As the film fades to black it is quiet enough for me to reflect, text appears and I learn the outcome of Donna and Selena’s death narratives. Donna dies days after her machines are turned off. Selena continues to survive for six months occasionally regaining consciousness. A tearing, wretched feeling overcomes me as I read the latter. I feel so much regret and sadness for Selena and her daughter; But upon a space of reflection and reflexivity, I realise that Selena’s daughter may have interpreted the six months of illness as a miraculous and happy event, and not the painful stretch of inevitable decline that I imagine it to have been.

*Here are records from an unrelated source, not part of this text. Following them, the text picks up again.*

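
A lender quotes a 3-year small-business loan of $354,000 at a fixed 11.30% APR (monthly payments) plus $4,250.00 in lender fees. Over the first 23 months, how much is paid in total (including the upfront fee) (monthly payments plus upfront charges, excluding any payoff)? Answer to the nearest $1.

$271,967

Monthly rate = 11.3%/12 = 0.0094167; payment = 354,000 × 0.0094167 / (1 − (1+0.0094167)^−36) = $11,639.86.
Total outlay = 23 × $11,639.86 + $4,250.00 = $271,966.78.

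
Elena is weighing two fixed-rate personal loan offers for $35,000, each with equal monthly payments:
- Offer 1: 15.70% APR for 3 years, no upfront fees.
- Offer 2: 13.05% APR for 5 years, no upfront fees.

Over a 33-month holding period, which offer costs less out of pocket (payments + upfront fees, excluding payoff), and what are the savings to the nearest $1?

Offer 2 by $14,126

Offer 1: at 15.70% the monthly rate is 0.0130833, so the payment is 35,000 × 0.0130833 / (1 − 1.0130833^−36) = $1,225.32.
Offer 2: at 13.05% the monthly rate is 0.0108750, so the payment is 35,000 × 0.0108750 / (1 − 1.0108750^−60) = $797.25.
Over 33 months: Offer 1 costs 33 × $1,225.32 = $40,435.56; Offer 2 costs 33 × $797.25 = $26,309.25.
Offer 2 is cheaper by $40,435.56 − $26,309.25 = $14,126.31.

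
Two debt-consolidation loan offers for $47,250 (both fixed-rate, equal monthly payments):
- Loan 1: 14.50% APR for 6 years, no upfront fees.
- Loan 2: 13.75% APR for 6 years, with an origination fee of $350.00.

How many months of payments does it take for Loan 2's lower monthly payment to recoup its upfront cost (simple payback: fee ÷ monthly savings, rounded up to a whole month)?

19 months

Loan 1: monthly rate = 14.5%/12 = 0.0120833; payment = 47,250 × 0.0120833 / (1 − (1+0.0120833)^−72) = $986.32.
Loan 2: monthly rate = 13.75%/12 = 0.0114583; payment = 47,250 × 0.0114583 / (1 − (1+0.0114583)^−72) = $967.31.
Monthly savings = $986.32 − $967.31 = $19.01.
Break-even = $350.00 / $19.01 = 18.41 → 19 months.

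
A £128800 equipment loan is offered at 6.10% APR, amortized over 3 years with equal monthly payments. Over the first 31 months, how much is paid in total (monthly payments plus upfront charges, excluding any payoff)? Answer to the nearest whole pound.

At 6.10% the monthly rate is 0.0050833, so the payment is 128,800 × 0.0050833 / (1 − 1.0050833^−36) = £3,924.18.
Total outlay = 31 × £3,924.18 = £121,649.58.

£121,650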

And with this realisation, deep feelings of empathy and a longing to validate, to understand. I conclude with letters written to both Selena’s daughter and Donna’s son in the hopes of explaining my feelings, interpretations and reactions to the two family’s narratives;
A letter to Selena’s daughter.
You felt like they were all judging you didn’t you? Your tone was blunt, you’ve had to be blunt all your life, you feel like people don’t listen. They just didn’t understand what she meant to you, right? You’d die too, you said. You’d die if she did, and if you took those machines away it would be murder. That loss would sever you, you’d bleed. Blood that no one else could see; sticky, thick, hot and wet, and you’d scream too, I know. You’re far from weak though, it’s just…this symbiotic connection, this interconnectedness. You shared so much, far beyond what they could understand. That pain you must have felt when she finally left you, she was ripped from you. You saw God’s miracle, you prayed, you wished she would come back to you. She was never conscious enough to tell you what she really wanted so you just had to trust in the only other thing that meant any sense. Then when she left, it was a quiet violence, it was gentle in the physical world, but in your head, in your body, you were searing with pain. You died too, you changed too, they could see it coming and they wanted to help you. You didn’t want their help, you wanted God’s plan, and God was cruel and vicious in his apathy for your need.
A letter to Donna’s son.
I know she loved you, I know you wanted to squash her back together. You wanted to be strong, in strength you showed tears. I see the grateful ache in your gaze. You liked being needed, you wanted to give back to her, to show her the tenderness and nurturing she had birthed you with. Something you could return. You knew she was in the in-between, you wanted it to be her decision and you wanted to support her, just as she’d supported you, is that right? I bet she was amazing, I bet she was colourful and snappy, I bet she drove you crazy with her stubbornness and honesty. That tattoo on her hand, papery now. You promised, you promise “I’ll look after her”, your daughter? I imagine she’s always had something to say, some advice framed as an order. You know she loved you, I can see it in you, I can feel it through the screen, the swelling of your heart as hot tears bubble over your eyelids, fat and salty. She made you a good man.